We'll see that experience come to life in the first game against Czech Republic.
Andrei Arshavin leads a talented cast of forwards, a group that is the oldest in the competition, according to Goal.com.
Which team will have the better tournament?
Arshavin didn't have a great tenure at Arsenal, but there is no questioning his talent. He has great pace, a quick first step and the ability to finish.
Russia's experienced forwards played a major role in how successful the national team was heading into this tournament. They are unbeaten in the past 14 contests including a 3-0 thrashing of Italy last Friday.
This team is the real deal, and seeing how they are in one of the weakest groups (Greece, Poland and Czech Republic), we should expect to see similar results to 2008. 11-of-23 players on the roster participated at Euro 2008; seven from 2004.

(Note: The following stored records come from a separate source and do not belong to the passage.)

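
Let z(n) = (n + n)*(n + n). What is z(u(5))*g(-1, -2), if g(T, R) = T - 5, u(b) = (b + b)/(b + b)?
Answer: -24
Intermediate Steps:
u(b) = 1 (u(b) = (2*b)/((2*b)) = (2*b)*(1/(2*b)) = 1)
g(T, R) = -5 + T
z(n) = 4*n² (z(n) = (2*n)*(2*n) = 4*n²)
z(u(5))*g(-1, -2) = (4*1²)*(-5 - 1) = (4*1)*(-6) = 4*(-6) = -24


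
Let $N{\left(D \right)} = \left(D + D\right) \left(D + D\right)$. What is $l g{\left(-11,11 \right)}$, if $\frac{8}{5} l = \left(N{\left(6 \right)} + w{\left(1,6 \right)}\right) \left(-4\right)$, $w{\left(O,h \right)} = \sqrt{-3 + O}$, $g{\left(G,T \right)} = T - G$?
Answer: $-7920 - 55 i \sqrt{2} \approx -7920.0 - 77.782 i$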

Czech Republic's defense isn't coming into the tournament on a high note either. They have given up a goal in three-straight games in 2012 including two to Hungary in a defeat.
Russia's forwards will be able to capitalize on porous defending because of their experience. They have played well in this competition before, the offense has played well and they are hot right now.
Russia scores three goals en route to a 3-1 victory.